I have had interesting discussions about distinction between static vs. dynamic classes with Kishore and Hal.
The distinction arises in multiclass prediction settings. A static set of classes is given by a set of labels {1,…,k} and the goal is generally to choose the most likely label given features. The static approach is the one that we typically analyze and think about in machine learning.
The dynamic setting is one that is often used in practice. The basic idea is that the number of classes is not fixed, varying on a per example basis. These different classes are generally defined by a choice of features.
The distinction between these two settings as far as theory goes, appears to be very substantial. For example, in the static setting, in learning reductions land, we have techniques now for robust O(log(k)) time prediction in many multiclass setting variants. In the dynamic setting, the best techniques known are O(k), and furthermore this exponential gap may be essential, at least without further assumptions.
Are there techniques for converting from dynamic multiclass to static multiclass? For example, we could embed a dynamic set of classes within a much larger static set ranging over all possible dynamic classes while eliminating all class-dependent features. In some cases, this approach may work well, but I’ve also seen it fail, with the basic problem being that a learning algorithm might easily choose an invalid class. We could of course force a learning algorithm to choose amongst the dynamically valid set, but I don’t know a general way to do that without making the running time at least scale with the number of valid classes.

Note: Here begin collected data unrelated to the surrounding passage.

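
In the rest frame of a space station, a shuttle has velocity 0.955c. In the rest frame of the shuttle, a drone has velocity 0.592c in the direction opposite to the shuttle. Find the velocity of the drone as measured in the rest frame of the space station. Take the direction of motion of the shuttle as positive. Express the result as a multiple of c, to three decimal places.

+0.835c

With v = 0.955 and u' = -0.592 (in units of c),
u = (u' + v)/(1 + u'v/c²):
u = (-0.592 + 0.955) / (1 + (-0.592)·0.955) = 0.3630/0.4346 = 0.8352
(Galilean addition would give +0.363c.)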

So, a basic question that’s bothering me is: When and how can we effectively predict amongst a set of dynamically defined classes in sublinear time? A quick answer is “it’s not possible because simply reading off the set of dynamically defined classes require O(class count) time”. This answer isn’t satisfying, because there are many ways to implicitly specify a set in sublinear time. So the modified question is “Are there natural ways to dynamically define classes in sublinear time? And can these be used for sublinear prediction?”